The Enemy is a triannual online journal that invites writers, artists, thinkers, and activists to present essays and projects outside the mainstreams of their own practices and disciplines. More of an exquisite corpse than an issue-based publication, The Enemy hopes to juxtapose established scholars with new voices, and to include known figures alongside students, intellectuals, and polemicists of all stripes. The goal is for our readers to encounter positions that run countercurrent to popular discourse, and for each contributor to operate outside of her or his expected modes of expression. The project is an experiment in framing thought beyond familiar journalistic, artistic, and academic marketplaces—and although this may not be possible, The Enemy is, and will seek to remain, free and untethered by commercial support or institutional expectations.

The Enemy

An enemy is a fluid entity, unfixed and ever-changing. It is something or someone that harms or threatens something or someone else; an adversary, a hostile force, a tenacious opponent. The very notion of an enemy suggests a position, a cause, and a binary of natural or cultural differences in force or belief. Depending on one’s subjective position, an enemy could be that of the state, of ignorance, or of hypocrisy; conversely, the enemy could be logic, rationalism, or science. In this journal, the concept of the enemy serves as an antipode to the trivializing accumulation of friends, followers, and likes.
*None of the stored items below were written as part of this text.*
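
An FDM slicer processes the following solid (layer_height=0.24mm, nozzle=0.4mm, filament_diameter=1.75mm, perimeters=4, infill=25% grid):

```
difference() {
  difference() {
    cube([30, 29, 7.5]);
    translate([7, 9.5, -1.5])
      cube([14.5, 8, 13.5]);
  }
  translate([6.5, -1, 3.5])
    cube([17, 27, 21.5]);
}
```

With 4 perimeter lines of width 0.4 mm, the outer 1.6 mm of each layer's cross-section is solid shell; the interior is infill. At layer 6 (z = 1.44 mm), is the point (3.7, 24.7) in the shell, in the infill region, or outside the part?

infill

At z = 1.44 mm: the 30×29 cube contributes its full rectangle; the 14.5×8 cube at (7, 9.5) contributes its full rectangle; Taking the first minus the rest: starting from the 30×29 cube, the 14.5×8 cube at (7, 9.5) lies wholly inside it (removes its full 116.00 mm² and its 45.00 mm outline becomes a hole wall) — 1 connected region with 1 hole; the cube at (6.5, -1) is not intersected at this z (z outside [3.5, 25]); After the difference (first − rest): none of the subtracted shapes is present at this height, so the result so far is unchanged — 1 connected region with 1 hole. Overall, the cross-section is one region with 1 hole. The nearest boundary edge runs (0.00, 0.00)→(0.00, 29.00); distance from the point to it = 3.70 mm. The point is inside the cross-section and 3.70 mm from the nearest boundary — more than the 1.6 mm shell width (4 × 0.4), so it's in the infill interior.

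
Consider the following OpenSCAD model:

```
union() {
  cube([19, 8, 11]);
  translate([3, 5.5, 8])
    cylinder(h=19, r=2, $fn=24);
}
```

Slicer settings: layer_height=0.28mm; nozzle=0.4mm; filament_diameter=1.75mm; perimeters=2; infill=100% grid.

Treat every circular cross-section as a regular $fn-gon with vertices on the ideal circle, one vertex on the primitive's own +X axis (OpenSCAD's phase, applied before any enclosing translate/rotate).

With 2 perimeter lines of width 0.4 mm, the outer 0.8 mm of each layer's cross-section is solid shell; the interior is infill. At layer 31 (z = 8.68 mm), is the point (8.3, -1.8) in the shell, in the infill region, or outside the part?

At z = 8.68 mm: the 19×8 cube contributes its full rectangle; the r=2 cylinder at (3, 5.5) gives a regular 24-gon of circumradius 2 (constant along its height); Taking the union: the r=2 cylinder at (3, 5.5) lies entirely inside the 19×8 cube, so the union is just the 19×8 cube — 1 connected region. Overall, the cross-section is a single solid region. The nearest boundary edge runs (19.00, 0.00)→(0.00, 0.00); distance from the point to it = 1.80 mm. The point is not inside any of the regions above, so it lies outside the cross-section (1.80 mm from the nearest boundary).

outside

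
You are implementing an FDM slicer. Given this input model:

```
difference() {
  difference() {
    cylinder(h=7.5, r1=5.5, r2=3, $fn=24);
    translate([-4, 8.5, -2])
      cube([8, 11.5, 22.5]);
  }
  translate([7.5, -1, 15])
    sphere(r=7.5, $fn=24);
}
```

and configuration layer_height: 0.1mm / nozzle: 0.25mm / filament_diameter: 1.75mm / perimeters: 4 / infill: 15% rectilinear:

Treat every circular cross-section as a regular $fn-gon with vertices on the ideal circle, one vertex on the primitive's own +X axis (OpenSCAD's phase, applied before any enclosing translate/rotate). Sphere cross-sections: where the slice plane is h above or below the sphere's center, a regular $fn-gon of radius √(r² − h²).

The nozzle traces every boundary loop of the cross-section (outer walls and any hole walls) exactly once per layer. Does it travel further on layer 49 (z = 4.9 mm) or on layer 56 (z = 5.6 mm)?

Layer 49 (z = 4.9): the cone contributes a regular 24-gon of circumradius 3.867 (interpolated between r1=5.5 and r2=3 at t=0.653) (perimeter = 2·24·3.867·sin(180°/24) = 24.23 mm); the 8×11.5 cube at (-4, 8.5) contributes its full rectangle (perimeter 39.00 mm); Taking the first minus the rest: starting from the cone, the 8×11.5 cube at (-4, 8.5) misses the remaining region (no effect) — boundary = 24.23 mm; the sphere at (7.5, -1) does not reach this height (|z−center|=10.100 > r=7.5); Taking the first minus the rest: none of the subtracted shapes is present at this height, so that combined region is unchanged — boundary = 24.23 mm. So its perimeter = 24.23 mm. Layer 56 (z = 5.6): the cone (r1=5.5→r2=3) has section circumradius 3.633 here — a regular 24-gon (perimeter = 2·24·3.633·sin(180°/24) = 22.76 mm); the cube at (-4, 8.5) is present — its section is the full 8×11.5 rectangle (perimeter 39.00 mm); Subtracting the remaining from the first: starting from the cone, the 8×11.5 cube at (-4, 8.5) misses the remaining region (no effect) — boundary = 22.76 mm; the sphere at (7.5, -1) does not reach this height (|z−center|=9.400 > r=7.5); Taking the first minus the rest: none of the subtracted shapes is present at this height, so the result so far is unchanged — boundary = 22.76 mm. So its perimeter = 22.76 mm. Layer 49 is larger (24.23 vs 22.76 mm).

layer 49 (z = 4.9 mm)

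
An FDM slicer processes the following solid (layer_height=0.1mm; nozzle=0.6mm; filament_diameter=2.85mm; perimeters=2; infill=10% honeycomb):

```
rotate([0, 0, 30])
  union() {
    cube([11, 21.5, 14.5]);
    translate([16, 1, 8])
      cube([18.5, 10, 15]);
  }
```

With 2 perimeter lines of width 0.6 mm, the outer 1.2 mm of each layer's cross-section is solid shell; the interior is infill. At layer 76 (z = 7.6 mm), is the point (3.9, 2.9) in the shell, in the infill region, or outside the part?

shell

At z = 7.6 mm: the cube is present — its section is the full 11×21.5 rectangle; the cube at (16, 1) does not reach this height (z outside [8, 23]); Taking the union: only the 11×21.5 cube is present, so the union is just that shape — 1 connected region; (whole slice rotated 30° about Z — lengths, areas and connectivity unchanged). Overall, the cross-section is a single solid region. Undo the 30° rotation: the query point maps to (4.827, 0.561) in the un-rotated model frame. The nearest boundary edge runs (0.00, 0.00)→(11.00, 0.00); distance from the point to it = 0.56 mm. The point is inside the cross-section, 0.56 mm from the nearest boundary — within the 1.2 mm shell band (2 × 0.6).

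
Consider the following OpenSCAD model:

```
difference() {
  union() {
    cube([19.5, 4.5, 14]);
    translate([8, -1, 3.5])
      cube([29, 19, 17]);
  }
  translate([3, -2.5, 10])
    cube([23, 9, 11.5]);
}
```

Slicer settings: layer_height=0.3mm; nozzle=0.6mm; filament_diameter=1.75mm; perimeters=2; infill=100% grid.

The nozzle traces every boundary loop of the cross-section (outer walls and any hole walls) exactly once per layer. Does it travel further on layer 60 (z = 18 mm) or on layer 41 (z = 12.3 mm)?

layer 41 (z = 12.3 mm)

Layer 60 (z = 18): the cube is not intersected at this z (z outside [0, 14]); the 29×19 cube at (8, -1) contributes its full rectangle (perimeter 96.00 mm); Combining (union): only the 29×19 cube at (8, -1) is present, so the union is just that shape — boundary = 96.00 mm; the 23×9 cube at (3, -2.5) contributes its full rectangle (perimeter 64.00 mm); Subtracting the remaining from the first: starting from that combined region, the 23×9 cube at (3, -2.5) partially overlaps it — only the 135.00 mm² overlap (of its 207.00 mm²) is removed, clipping the outline — boundary = 96.00 mm. So its perimeter = 96.00 mm. Layer 41 (z = 12.3): the 19.5×4.5 cube contributes its full rectangle (perimeter 48.00 mm); the 29×19 cube at (8, -1) contributes its full rectangle (perimeter 96.00 mm); Taking the union: the regions partially overlap (shared area 51.75 mm²), so the edge portions inside another operand are dropped and the merged outline is re-measured after clipping — boundary = 112.00 mm; the 23×9 cube at (3, -2.5) contributes its full rectangle (perimeter 64.00 mm); Subtracting the remaining from the first: starting from that combined region, the 23×9 cube at (3, -2.5) partially overlaps it — only the 157.50 mm² overlap (of its 207.00 mm²) is removed, clipping the outline — boundary = 111.00 mm. So its perimeter = 111.00 mm. Layer 41 is larger (111.00 vs 96.00 mm).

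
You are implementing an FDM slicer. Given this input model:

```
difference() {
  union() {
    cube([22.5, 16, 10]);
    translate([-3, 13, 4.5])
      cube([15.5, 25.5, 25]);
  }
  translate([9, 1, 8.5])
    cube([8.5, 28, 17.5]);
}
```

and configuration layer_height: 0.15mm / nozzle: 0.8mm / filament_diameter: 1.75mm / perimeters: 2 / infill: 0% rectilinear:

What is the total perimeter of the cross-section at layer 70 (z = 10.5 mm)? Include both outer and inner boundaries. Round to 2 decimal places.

At z = 10.5 mm: the cube is absent (z outside [0, 10]); the 15.5×25.5 cube at (-3, 13) contributes its full rectangle (perimeter 82.00 mm); Combining (union): only the 15.5×25.5 cube at (-3, 13) is present, so the union is just that shape — boundary = 82.00 mm; the cube at (9, 1) (footprint 8.5×28) is included at this height (perimeter 73.00 mm); Subtracting the remaining from the first: starting from that combined region, the 8.5×28 cube at (9, 1) partially overlaps it — only the 56.00 mm² overlap (of its 238.00 mm²) is removed, clipping the outline — boundary = 82.00 mm. Overall, the cross-section is a single solid region. Total boundary length (outer) = 82.00 mm.

82.00 mm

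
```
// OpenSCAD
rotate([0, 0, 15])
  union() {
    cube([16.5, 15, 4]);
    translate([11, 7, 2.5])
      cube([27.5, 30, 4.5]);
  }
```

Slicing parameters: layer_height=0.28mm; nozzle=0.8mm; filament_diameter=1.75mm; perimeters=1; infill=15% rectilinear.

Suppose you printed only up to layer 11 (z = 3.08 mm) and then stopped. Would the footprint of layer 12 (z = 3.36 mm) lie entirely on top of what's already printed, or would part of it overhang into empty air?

Compare the two slices. At z = 3.08: the cube (footprint 16.5×15) is included at this height (area 247.50 mm²); the 27.5×30 cube at (11, 7) contributes its full rectangle (area 825.00 mm²); Combining (union): the regions partially overlap — summed areas 1072.50 mm² minus the doubly-counted overlap 44.00 mm² gives 1028.50 mm² — area = 1028.50 mm²; (rotated 15° about Z; rotation is an isometry so areas/perimeters/island counts are preserved). At z = 3.36: the 16.5×15 cube contributes its full rectangle (area 247.50 mm²); the 27.5×30 cube at (11, 7) contributes its full rectangle (area 825.00 mm²); Taking the union: the regions partially overlap — summed areas 1072.50 mm² minus the doubly-counted overlap 44.00 mm² gives 1028.50 mm² — area = 1028.50 mm²; (rotated 15° about Z; rotation is an isometry so areas/perimeters/island counts are preserved). Checking containment: the cross-section at z = 3.36 is a subset of the cross-section at z = 3.08.

entirely on top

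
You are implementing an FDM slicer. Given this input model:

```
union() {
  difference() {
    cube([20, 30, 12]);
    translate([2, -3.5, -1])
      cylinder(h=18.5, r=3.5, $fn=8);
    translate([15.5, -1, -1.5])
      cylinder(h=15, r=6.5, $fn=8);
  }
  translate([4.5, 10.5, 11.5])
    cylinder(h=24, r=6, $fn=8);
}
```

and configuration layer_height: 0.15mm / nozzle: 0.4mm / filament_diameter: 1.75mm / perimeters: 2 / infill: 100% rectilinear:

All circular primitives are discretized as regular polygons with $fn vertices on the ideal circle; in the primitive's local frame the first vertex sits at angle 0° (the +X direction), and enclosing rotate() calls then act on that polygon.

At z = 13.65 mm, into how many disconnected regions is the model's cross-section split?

At z = 13.65 mm: the cube is not intersected at this z (z outside [0, 12]); the r=3.5 cylinder at (2, -3.5) contributes a regular 8-gon of circumradius 3.5; the cylinder at (15.5, -1) does not reach this height (z outside [-1.5, 13.5]); Taking the first minus the rest: the first operand is absent here, so nothing remains; the r=6 cylinder at (4.5, 10.5) contributes a regular 8-gon of circumradius 6; Taking the union: only the r=6 cylinder at (4.5, 10.5) is present, so the union is just that shape — 1 connected region. The result has 1 disconnected region.

1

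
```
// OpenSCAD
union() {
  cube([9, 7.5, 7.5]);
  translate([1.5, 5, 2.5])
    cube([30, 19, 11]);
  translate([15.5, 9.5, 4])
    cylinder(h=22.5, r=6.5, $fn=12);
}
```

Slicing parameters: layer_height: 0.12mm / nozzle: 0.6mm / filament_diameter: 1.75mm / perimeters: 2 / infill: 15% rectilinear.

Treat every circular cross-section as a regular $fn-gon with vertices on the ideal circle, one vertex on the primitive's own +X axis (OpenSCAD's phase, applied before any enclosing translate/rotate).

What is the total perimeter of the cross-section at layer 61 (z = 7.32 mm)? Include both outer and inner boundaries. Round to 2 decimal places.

At z = 7.32 mm: the cube is present — its section is the full 9×7.5 rectangle (perimeter 33.00 mm); the cube at (1.5, 5) (footprint 30×19) is included at this height (perimeter 98.00 mm); the r=6.5 cylinder at (15.5, 9.5) contributes a regular 12-gon of circumradius 6.5 (perimeter = 2·12·6.500·sin(180°/12) = 40.38 mm); Combining (union): the regions partially overlap (shared area 134.06 mm²), so the edge portions inside another operand are dropped and the merged outline is re-measured after clipping — boundary = 112.16 mm. Overall, the cross-section is a single solid region. Total boundary length (outer) = 112.16 mm.

112.16 mm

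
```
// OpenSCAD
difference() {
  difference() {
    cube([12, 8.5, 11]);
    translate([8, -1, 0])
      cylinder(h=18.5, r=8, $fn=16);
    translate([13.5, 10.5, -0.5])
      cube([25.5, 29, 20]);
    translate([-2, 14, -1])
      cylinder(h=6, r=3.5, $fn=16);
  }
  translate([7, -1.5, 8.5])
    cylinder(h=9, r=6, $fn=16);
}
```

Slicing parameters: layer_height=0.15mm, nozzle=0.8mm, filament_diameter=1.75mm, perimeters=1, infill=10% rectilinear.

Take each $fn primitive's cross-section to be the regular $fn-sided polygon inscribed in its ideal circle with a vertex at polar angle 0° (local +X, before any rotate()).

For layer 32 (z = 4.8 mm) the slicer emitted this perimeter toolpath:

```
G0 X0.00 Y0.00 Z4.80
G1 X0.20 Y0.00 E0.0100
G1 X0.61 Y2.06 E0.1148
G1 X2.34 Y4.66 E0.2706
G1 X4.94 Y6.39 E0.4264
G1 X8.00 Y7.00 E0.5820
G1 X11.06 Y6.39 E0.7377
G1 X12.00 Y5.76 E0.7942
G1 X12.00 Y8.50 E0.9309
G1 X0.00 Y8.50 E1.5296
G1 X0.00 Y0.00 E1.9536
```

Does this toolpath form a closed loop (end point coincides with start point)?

yes

Start point (G0): (0.00, 0.00). End point (last G1): the path returns to the start — closed.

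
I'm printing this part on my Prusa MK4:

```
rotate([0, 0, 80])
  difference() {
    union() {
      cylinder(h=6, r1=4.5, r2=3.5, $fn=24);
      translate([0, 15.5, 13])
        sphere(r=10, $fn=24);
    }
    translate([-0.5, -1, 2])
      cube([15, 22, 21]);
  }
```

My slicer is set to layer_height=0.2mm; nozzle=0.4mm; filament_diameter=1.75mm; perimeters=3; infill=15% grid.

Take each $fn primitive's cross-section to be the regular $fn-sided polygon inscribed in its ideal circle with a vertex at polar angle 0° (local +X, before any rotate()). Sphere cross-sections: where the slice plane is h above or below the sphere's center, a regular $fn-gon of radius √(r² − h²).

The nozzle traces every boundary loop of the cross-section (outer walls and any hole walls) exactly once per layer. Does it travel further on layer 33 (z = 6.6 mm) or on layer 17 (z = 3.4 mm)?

layer 33 (z = 6.6 mm)

Layer 33 (z = 6.6): the cone is not intersected at this z (z outside [0, 6]); the r=10 sphere at (0, 15.5) contributes a regular 24-gon of circumradius √(10²−6.4²) = 7.684 (perimeter = 2·24·7.684·sin(180°/24) = 48.14 mm); Merging all regions: only the r=10 sphere at (0, 15.5) is present, so the union is just that shape — boundary = 48.14 mm; the cube at (-0.5, -1) (footprint 15×22) is included at this height (perimeter 74.00 mm); Taking the first minus the rest: starting from that combined region, the 15×22 cube at (-0.5, -1) partially overlaps it — only the 90.46 mm² overlap (of its 330.00 mm²) is removed, clipping the outline — boundary = 48.44 mm; (whole slice rotated 80° about Z — lengths, areas and connectivity unchanged). So its perimeter = 48.44 mm. Layer 17 (z = 3.4): the cone contributes a regular 24-gon of circumradius 3.933 (interpolated between r1=4.5 and r2=3.5 at t=0.567) (perimeter = 2·24·3.933·sin(180°/24) = 24.64 mm); the r=10 sphere at (0, 15.5) slices to a regular 24-gon of circumradius 2.800 (√(r²−h²) with h=9.6 from center) (perimeter = 2·24·2.800·sin(180°/24) = 17.54 mm); Merging all regions: the 2 present regions are separate (no shared area or edge), so areas and boundary lengths simply add and each stays a separate island — boundary = 42.19 mm; the cube at (-0.5, -1) (footprint 15×22) is included at this height (perimeter 74.00 mm); Taking the first minus the rest: starting from the result so far, the 15×22 cube at (-0.5, -1) partially overlaps it — only the 33.27 mm² overlap (of its 330.00 mm²) is removed, clipping the outline — boundary = 39.37 mm; (rotated 80° about Z; rotation is an isometry so areas/perimeters/island counts are preserved). So its perimeter = 39.37 mm. Layer 33 is larger (48.44 vs 39.37 mm).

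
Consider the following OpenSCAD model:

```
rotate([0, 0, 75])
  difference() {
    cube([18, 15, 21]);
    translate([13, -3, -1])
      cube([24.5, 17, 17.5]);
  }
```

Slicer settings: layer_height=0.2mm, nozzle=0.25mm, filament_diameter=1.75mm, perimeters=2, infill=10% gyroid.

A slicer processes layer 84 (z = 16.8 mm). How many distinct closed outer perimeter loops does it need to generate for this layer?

1

At z = 16.8 mm: the cube is present — its section is the full 18×15 rectangle; the cube at (13, -3) does not reach this height (z outside [-1, 16.5]); Subtracting the remaining from the first: none of the subtracted shapes is present at this height, so the 18×15 cube is unchanged — 1 connected region; (rotated 75° about Z; rotation is an isometry so areas/perimeters/island counts are preserved). The result has 1 disconnected region.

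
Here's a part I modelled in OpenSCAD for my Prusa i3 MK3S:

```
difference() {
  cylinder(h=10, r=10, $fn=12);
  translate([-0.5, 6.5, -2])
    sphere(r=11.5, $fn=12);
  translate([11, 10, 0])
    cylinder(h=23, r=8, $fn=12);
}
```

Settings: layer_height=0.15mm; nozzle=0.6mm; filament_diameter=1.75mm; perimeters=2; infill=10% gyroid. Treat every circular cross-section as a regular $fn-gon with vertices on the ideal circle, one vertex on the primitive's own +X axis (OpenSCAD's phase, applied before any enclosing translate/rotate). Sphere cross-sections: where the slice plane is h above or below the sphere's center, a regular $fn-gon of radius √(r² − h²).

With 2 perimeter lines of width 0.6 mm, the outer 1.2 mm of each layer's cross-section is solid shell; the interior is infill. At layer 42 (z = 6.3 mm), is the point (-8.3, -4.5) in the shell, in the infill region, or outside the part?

At z = 6.3 mm: the cylinder: section is a regular 12-gon, circumradius r=10; the r=11.5 sphere at (-0.5, 6.5) contributes a regular 12-gon of circumradius √(11.5²−8.3²) = 7.960; the r=8 cylinder at (11, 10) gives a regular 12-gon of circumradius 8 (constant along its height); Taking the first minus the rest: starting from the r=10 cylinder, the r=11.5 sphere at (-0.5, 6.5) partially overlaps it — only the 127.31 mm² overlap (of its 190.08 mm²) is removed, clipping the outline; the r=8 cylinder at (11, 10) partially overlaps it — only the 5.70 mm² overlap (of its 192.00 mm²) is removed, clipping the outline — 1 connected region. Overall, the cross-section is a single solid region. The nearest boundary edge runs (-8.66, -5.00)→(-10.00, 0.00); distance from the point to it = 0.48 mm. The point is inside the cross-section, 0.48 mm from the nearest boundary — within the 1.2 mm shell band (2 × 0.6).

shell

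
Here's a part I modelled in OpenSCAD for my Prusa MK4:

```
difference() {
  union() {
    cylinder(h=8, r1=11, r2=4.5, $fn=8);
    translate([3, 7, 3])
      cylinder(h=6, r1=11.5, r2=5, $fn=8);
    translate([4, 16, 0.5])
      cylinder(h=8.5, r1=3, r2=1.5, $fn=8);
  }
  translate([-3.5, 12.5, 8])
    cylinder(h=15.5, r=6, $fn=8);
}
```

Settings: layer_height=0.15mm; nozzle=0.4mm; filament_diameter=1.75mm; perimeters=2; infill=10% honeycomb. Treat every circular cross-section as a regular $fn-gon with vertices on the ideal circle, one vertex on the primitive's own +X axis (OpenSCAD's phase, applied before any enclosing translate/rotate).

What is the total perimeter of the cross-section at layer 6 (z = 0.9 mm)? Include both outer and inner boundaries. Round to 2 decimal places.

At z = 0.9 mm: the cone contributes a regular 8-gon of circumradius 10.269 (interpolated between r1=11 and r2=4.5 at t=0.113) (perimeter = 2·8·10.269·sin(180°/8) = 62.87 mm); the cone at (3, 7) does not reach this height (z outside [3, 9]); the cone at (4, 16) contributes a regular 8-gon of circumradius 2.929 (interpolated between r1=3 and r2=1.5 at t=0.047) (perimeter = 2·8·2.929·sin(180°/8) = 17.94 mm); Merging all regions: the 2 present regions are separate (no shared area or edge), so areas and boundary lengths simply add and each stays a separate island — boundary = 80.81 mm; the cylinder at (-3.5, 12.5) does not reach this height (z outside [8, 23.5]); Taking the first minus the rest: none of the subtracted shapes is present at this height, so the result so far is unchanged — boundary = 80.81 mm. Overall, the cross-section has 2 separate islands. Total boundary length (outer) = 80.81 mm.

80.81 mm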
The Enemy is a conscious incongruity—an online journal that, by necessity, shares a platform with what its contents will most often criticize: a culture’s increasing brevity of argument, social media that breed acquiescence over action, and hegemonic monitoring of tastes and transactions. Nevertheless, we attempt to begin a dialog through the presentation of positions both seemingly commonplace and aggressively countercultural, and we hope that as a noncommercial project, independent of either academy or sponsor, and absent any social media tools, we can offer a spectrum of voices and views beyond the mainstream and the market-stream.

And the Guillotine

As a symbol of force within the structures of power, and as a mechanism of law’s illogic and brutal enforcement, the guillotine seems a fitting identifier for The Enemy. The guillotine is the spectacle at the terminus of cultural dissent and a metaphor made real in relation to societal divisions both physical or ideological. Ultimately, however, the inspiration for this image comes from Kafka, who wrote, “A belief is like a guillotine, just as heavy, just as light.”